The relationship with Andrea Memmo
  • Bruno Brunelli, Un'amica del Casanova, Firenze, Sandron, 1923
  • Andrea Di Robilant: Masks: a Venetian affair. From d. Italian by Martina Tichy u. Margarete Längfeld. Munich Blessing 2005.
  • Nancy Isenberg, Mon cher frère: Eros mascherato nell'epistolario di Giustiniana Wynne a Andrea Memmo (1758–1760), in Trame parentali / trame letterarie , a cura di M. Del Sapio, Napoli, Liguori, 2000, pp. 251–265 .
  • Nancy Isenberg, Seduzioni epistolari nell'età dei Lumi. L'equivoco e provocante carteggio amoroso di Giustiniana Wynne, scrittrice anglo-veneziana (1737-1791). In: Quaderno del Dipartimento di Letterature Comparate . Università degli Studi Roma Tre, 2, 2006. pp. 47-70.

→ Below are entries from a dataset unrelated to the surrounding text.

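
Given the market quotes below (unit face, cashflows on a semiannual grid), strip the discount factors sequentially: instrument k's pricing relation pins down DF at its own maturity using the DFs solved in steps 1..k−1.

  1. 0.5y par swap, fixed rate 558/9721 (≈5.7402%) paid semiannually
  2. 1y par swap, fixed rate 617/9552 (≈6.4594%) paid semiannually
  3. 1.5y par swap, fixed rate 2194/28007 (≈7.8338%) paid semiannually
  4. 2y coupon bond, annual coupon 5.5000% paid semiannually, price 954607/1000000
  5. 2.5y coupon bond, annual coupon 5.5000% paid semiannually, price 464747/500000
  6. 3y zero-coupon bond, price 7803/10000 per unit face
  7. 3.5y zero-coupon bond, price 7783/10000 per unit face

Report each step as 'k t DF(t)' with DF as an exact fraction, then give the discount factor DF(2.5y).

1 1/2 9721/10000
2 1 9383/10000
3 3/2 8903/10000
4 2 8541/10000
5 5/2 2017/2500
6 3 7803/10000
7 7/2 7783/10000
DF(2.5y) = 2017/2500 ≈ 0.806800

step 1 [0.5y] swap r/2=279/9721: DF=(1 − 279/9721·(0))/(1+279/9721) = 9721/10000 ≈ 0.972100
step 2 [1y] swap r/2=617/19104: DF=(1 − 617/19104·(0.972100))/(1+617/19104) = 9383/10000 ≈ 0.938300
step 3 [1.5y] swap r/2=1097/28007: DF=(1 − 1097/28007·(0.972100+0.938300))/(1+1097/28007) = 8903/10000 ≈ 0.890300
step 4 [2y] bond c/2=11/400: DF=(954607/1000000 − 11/400·(0.972100+0.938300+0.890300))/(1+11/400) = 8541/10000 ≈ 0.854100
step 5 [2.5y] bond c/2=11/400: DF=(464747/500000 − 11/400·(0.972100+0.938300+0.890300+0.854100))/(1+11/400) = 2017/2500 ≈ 0.806800
step 6 [3y] zero: DF = P = 7803/10000 ≈ 0.780300
step 7 [3.5y] zero: DF = P = 7783/10000 ≈ 0.778300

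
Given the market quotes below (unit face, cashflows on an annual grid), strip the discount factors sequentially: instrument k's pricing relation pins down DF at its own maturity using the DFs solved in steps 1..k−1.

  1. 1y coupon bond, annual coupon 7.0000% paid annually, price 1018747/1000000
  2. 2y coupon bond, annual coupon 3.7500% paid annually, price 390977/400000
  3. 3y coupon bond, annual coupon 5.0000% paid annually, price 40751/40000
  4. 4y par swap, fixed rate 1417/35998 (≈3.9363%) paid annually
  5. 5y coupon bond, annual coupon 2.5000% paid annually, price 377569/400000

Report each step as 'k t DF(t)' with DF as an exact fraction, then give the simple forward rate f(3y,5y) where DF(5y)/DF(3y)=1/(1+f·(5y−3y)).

1 1 9521/10000
2 2 9077/10000
3 3 8817/10000
4 4 8583/10000
5 5 8331/10000
f(3y,5y) = ((8817/10000)/(8331/10000) − 1)/(2) = 81/2777 ≈ 2.9168%

step 1 [1y] bond c/1=7/100: DF=(1018747/1000000 − 7/100·(0))/(1+7/100) = 9521/10000 ≈ 0.952100
step 2 [2y] bond c/1=3/80: DF=(390977/400000 − 3/80·(0.952100))/(1+3/80) = 9077/10000 ≈ 0.907700
step 3 [3y] bond c/1=1/20: DF=(40751/40000 − 1/20·(0.952100+0.907700))/(1+1/20) = 8817/10000 ≈ 0.881700
step 4 [4y] swap r/1=1417/35998: DF=(1 − 1417/35998·(0.952100+0.907700+0.881700))/(1+1417/35998) = 8583/10000 ≈ 0.858300
step 5 [5y] bond c/1=1/40: DF=(377569/400000 − 1/40·(0.952100+0.907700+0.881700+0.858300))/(1+1/40) = 8331/10000 ≈ 0.833100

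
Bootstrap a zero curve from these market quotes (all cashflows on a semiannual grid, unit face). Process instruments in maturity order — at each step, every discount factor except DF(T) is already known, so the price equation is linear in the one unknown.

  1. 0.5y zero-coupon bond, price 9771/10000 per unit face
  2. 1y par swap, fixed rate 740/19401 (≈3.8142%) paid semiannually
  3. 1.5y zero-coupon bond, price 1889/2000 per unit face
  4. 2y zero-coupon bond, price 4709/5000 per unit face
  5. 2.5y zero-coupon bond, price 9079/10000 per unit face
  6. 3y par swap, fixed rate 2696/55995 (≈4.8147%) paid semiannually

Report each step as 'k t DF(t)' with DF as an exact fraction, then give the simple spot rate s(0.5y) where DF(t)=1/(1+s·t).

1 1/2 9771/10000
2 1 963/1000
3 3/2 1889/2000
4 2 4709/5000
5 5/2 9079/10000
6 3 2163/2500
s(0.5y) = (1/(9771/10000) − 1)/(1/2) = 458/9771 ≈ 4.6873%

step 1 [0.5y] zero: DF = P = 9771/10000 ≈ 0.977100
step 2 [1y] swap r/2=370/19401: DF=(1 − 370/19401·(0.977100))/(1+370/19401) = 963/1000 ≈ 0.963000
step 3 [1.5y] zero: DF = P = 1889/2000 ≈ 0.944500
step 4 [2y] zero: DF = P = 4709/5000 ≈ 0.941800
step 5 [2.5y] zero: DF = P = 9079/10000 ≈ 0.907900
step 6 [3y] swap r/2=1348/55995: DF=(1 − 1348/55995·(0.977100+0.963000+0.944500+0.941800+0.907900))/(1+1348/55995) = 2163/2500 ≈ 0.865200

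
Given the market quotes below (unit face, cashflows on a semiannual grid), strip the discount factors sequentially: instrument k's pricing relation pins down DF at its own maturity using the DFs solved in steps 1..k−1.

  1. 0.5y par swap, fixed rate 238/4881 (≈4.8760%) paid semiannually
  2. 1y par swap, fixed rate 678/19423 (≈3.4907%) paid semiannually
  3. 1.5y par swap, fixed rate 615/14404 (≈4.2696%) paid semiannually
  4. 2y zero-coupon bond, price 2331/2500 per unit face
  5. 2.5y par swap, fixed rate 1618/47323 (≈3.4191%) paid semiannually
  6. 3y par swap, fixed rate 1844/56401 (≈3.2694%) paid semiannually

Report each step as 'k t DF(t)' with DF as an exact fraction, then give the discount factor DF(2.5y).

step 1 [0.5y] swap r/2=119/4881: DF=(1 − 119/4881·(0))/(1+119/4881) = 4881/5000 ≈ 0.976200
step 2 [1y] swap r/2=339/19423: DF=(1 − 339/19423·(0.976200))/(1+339/19423) = 9661/10000 ≈ 0.966100
step 3 [1.5y] swap r/2=615/28808: DF=(1 − 615/28808·(0.976200+0.966100))/(1+615/28808) = 1877/2000 ≈ 0.938500
step 4 [2y] zero: DF = P = 2331/2500 ≈ 0.932400
step 5 [2.5y] swap r/2=809/47323: DF=(1 − 809/47323·(0.976200+0.966100+0.938500+0.932400))/(1+809/47323) = 9191/10000 ≈ 0.919100
step 6 [3y] swap r/2=922/56401: DF=(1 − 922/56401·(0.976200+0.966100+0.938500+0.932400+0.919100))/(1+922/56401) = 4539/5000 ≈ 0.907800

1 1/2 4881/5000
2 1 9661/10000
3 3/2 1877/2000
4 2 2331/2500
5 5/2 9191/10000
6 3 4539/5000
DF(2.5y) = 9191/10000 ≈ 0.919100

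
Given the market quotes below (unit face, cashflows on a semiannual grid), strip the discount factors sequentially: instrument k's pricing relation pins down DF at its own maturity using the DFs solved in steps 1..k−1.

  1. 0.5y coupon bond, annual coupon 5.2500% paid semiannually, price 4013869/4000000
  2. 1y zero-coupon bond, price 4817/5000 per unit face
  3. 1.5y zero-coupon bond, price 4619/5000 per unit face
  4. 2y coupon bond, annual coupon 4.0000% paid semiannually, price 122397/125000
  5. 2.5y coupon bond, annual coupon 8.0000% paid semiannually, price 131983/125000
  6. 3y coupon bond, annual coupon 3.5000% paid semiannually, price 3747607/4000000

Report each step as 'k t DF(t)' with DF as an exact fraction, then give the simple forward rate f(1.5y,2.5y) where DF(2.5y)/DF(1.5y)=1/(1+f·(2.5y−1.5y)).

1 1/2 4889/5000
2 1 4817/5000
3 3/2 4619/5000
4 2 4519/5000
5 5/2 8703/10000
6 3 841/1000
f(1.5y,2.5y) = ((4619/5000)/(8703/10000) − 1)/(1) = 535/8703 ≈ 6.1473%

step 1 [0.5y] bond c/2=21/800: DF=(4013869/4000000 − 21/800·(0))/(1+21/800) = 4889/5000 ≈ 0.977800
step 2 [1y] zero: DF = P = 4817/5000 ≈ 0.963400
step 3 [1.5y] zero: DF = P = 4619/5000 ≈ 0.923800
step 4 [2y] bond c/2=1/50: DF=(122397/125000 − 1/50·(0.977800+0.963400+0.923800))/(1+1/50) = 4519/5000 ≈ 0.903800
step 5 [2.5y] bond c/2=1/25: DF=(131983/125000 − 1/25·(0.977800+0.963400+0.923800+0.903800))/(1+1/25) = 8703/10000 ≈ 0.870300
step 6 [3y] bond c/2=7/400: DF=(3747607/4000000 − 7/400·(0.977800+0.963400+0.923800+0.903800+0.870300))/(1+7/400) = 841/1000 ≈ 0.841000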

  • Nancy Isenberg, editor, Giustiniana Wynne, Caro Memmo, mon cher frére , Treviso, Elzeviro editore, 2010. ISBN 88-87528-24-1
  • Nancy Isenberg, Without swapping her skirt for breeches: The Hypochondria of Giustiniana Wynne, Anglo-Venetian Woman of Letters in The English Malady: Enabling and Disabling Fictions a cura di Glen Colburn. Cambridge, Cambridge Scholars Press 2008. pp. 154-176.
Overall biographical assessment
  • Constantin von Wurzbach : Rosenberg-Orsini, Justine Countess . In: Biographisches Lexikon des Kaiserthums Oesterreich . 27th part. Imperial-Royal Court and State Printing House, Vienna 1874, p. 17 f. ( Digitized version ).
  • Gusto Bonetto: Le case padovane di Giustiniana Rosemberg Wynne. In: L'intermédiaire des Casanovistes . Vol. 22. Genéve 2005. pp. 21-25.
  • Ekkehard Eickhoff . Venice. Late fireworks. Gloss and Downfall of the Republic (1700–1797), Stuttgart, Klett-Cotta 2006. pp. 108–140 u. passim.
  • Federico Montecuccoli degli Erri Cammei casanoviani. Chapter 13 .: Progetti matrimoniali e matrimoni segreti di Giustiniana Wynne . Geneva 2006.
  • Vera Morelli: “A free heart lives in my chest”. Poets and painters, patricians and citizens in the Venice of the Doges. Mühlacker, Stieglitz Verlag 2007. pp. 220-259.